Joey McMahon, Trinity '09, founded the Monday Life in 2010, and his latest site is catching the attention of medical professionals across the Triangle.
“I can’t stress this enough, but it’s the simplest things that a lot of people take for granted that just transform the whole experience of being in the hospital,” McMahon said.
Since McMahon's sister and mother started volunteering at children's hospitals, he has been interested in the impact one person can have on a child's experience. He found motivation to start Monday Life during his stint as a student basketball manager at Duke. Throughout his four years with the team, he repeatedly heard men's basketball head coach Mike Krzyzewski telling his players to “go for it,” both on the court and in their personal lives. After his grandfather passed away in 2009, McMahon decided it was his time to truly go for it and change his life and the lives of others, for the better.
His self-described “wake-up” moment translated to the Monday Life, a nonprofit run out of Chapel Hill featuring a staff of about 10 volunteers. The team asks supporters to donate a dollar every Monday to help bring light, art and color to children who need it most. Their recent efforts to utilize crowdsourcing to proliferate nurses’ ideas gives power to those who have had the most experience working with young patients.
“I’ve met with a lot of nurses and child life specialists and they have some incredible ideas,” McMahon said. “The process for them to get these things done is very long and they don’t have that kind of time but they do deserve to see their ideas become reality.”
By streamlining the process into a simple online campaign, Monday Life seeks to eliminate the need for grant proposals and bringing real change to hospitals quickly and efficiently.
Emma Johnson, a pediatric acute nurse practitioner master's candidate, has started two fundraisers through the Monday Life for the University of North Carolina Children's Hospital. During her time working in a pediatric cardiovascular intensive care unit before she moved to North Carolina, Johnson cared for patients who were confined to the hospital for months on end. Although she tried to make these children’s stays as comfortable as possible, the lack of resources in the pediatric center presented a distinct challenge. She then turned to Monday Life to fund her ideas in the Triangle.
Johnson created two Healing Campaigns—one to bring instruments and music therapy to children and the other to give teddy bears to children in the Cardiac Care Unit at UNC after they undergo heart surgery. The campaigns are currently 70 percent and 50 percent funded, respectively.

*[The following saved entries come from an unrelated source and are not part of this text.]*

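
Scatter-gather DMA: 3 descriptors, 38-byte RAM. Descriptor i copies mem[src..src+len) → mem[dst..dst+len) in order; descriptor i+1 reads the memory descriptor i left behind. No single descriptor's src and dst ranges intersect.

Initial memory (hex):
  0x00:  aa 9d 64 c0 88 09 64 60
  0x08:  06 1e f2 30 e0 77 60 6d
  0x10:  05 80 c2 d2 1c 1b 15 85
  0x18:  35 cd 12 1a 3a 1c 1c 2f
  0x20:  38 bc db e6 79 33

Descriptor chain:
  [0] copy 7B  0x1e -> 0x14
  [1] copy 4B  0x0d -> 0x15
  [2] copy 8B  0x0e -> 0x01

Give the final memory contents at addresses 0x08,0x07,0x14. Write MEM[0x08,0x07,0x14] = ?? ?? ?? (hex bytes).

MEM[0x08,0x07,0x14] = 77 1c 1c

  after D0: wrote 7B at 0x14 = 1c2f38bcdbe679
  after D1: wrote 4B at 0x15 = 77606d05
  after D2: wrote 8B at 0x01 = 606d0580c2d21c77
query mem[0x08]=0x77, mem[0x07]=0x1c, mem[0x14]=0x1c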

“The Monday Life team consists of a fabulous group of people who truly work together to bring so much love, joy and fun to hospitals across the nation.” Johnson said. “I have been so impressed with their leadership since I have started my campaigns.”
Johnson said she is hoping to continue using campaigns to bring smiles to all of her deserving patients.

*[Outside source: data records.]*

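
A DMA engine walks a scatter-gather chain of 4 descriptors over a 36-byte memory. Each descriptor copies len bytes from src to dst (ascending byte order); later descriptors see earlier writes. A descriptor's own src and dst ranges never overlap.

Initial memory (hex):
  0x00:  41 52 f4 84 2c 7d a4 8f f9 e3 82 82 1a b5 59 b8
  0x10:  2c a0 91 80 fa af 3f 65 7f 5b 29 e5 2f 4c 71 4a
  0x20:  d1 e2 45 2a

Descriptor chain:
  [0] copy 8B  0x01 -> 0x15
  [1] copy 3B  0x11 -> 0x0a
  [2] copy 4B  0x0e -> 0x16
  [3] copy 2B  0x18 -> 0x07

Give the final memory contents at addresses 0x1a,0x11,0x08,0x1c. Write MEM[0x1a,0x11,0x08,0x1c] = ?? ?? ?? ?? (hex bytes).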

“Many of these children have gone through more than we can ever imagine,” she said. “It is incredible to realize that some of my greatest heroes are 10 years old, 4 years old and even a few days old.”

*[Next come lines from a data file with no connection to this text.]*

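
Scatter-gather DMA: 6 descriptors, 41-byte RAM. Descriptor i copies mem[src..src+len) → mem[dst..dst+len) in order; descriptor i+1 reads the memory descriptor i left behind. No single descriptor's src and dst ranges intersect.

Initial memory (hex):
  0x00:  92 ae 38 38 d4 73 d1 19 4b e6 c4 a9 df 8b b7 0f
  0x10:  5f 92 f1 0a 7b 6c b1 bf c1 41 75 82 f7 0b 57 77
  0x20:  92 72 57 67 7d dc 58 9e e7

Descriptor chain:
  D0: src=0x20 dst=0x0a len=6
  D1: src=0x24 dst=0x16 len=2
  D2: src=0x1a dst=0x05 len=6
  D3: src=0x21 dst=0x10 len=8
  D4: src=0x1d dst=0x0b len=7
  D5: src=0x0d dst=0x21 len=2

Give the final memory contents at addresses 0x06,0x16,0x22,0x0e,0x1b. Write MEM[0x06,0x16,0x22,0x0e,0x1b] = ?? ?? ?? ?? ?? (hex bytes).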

McMahon’s younger sister Sarah, a senior at East Chapel Hill High School, is involved in the ongoing effort to include nurse’s ideas in the Monday Life’s fundraising. She is eager to continue bringing these specialists’ specific visions to hospitals across the country.
“I’m hoping to recruit more nurses to the company site and see what more ideas are—so the ideas are more personal to hospitals,” she said.
Students can look to Joey McMahon and his organization for inspiration, said Duke junior Kaushik Sahoo, who has worked on the Monday Life team for two years and is currently its head of technology.
“This biggest thing I think Duke students can learn from Joey McMahon is that everyone should not only pursue their passions, but use whatever resources they have available to better society,” Sahoo said.
McMahon himself has some words of advice for college students. He believes that undergraduates should both use their particular skill sets to solve pertinent social problems and learn to love Mondays.“When you’re 70, you’ll have lived a decade worth of Mondays,” he said.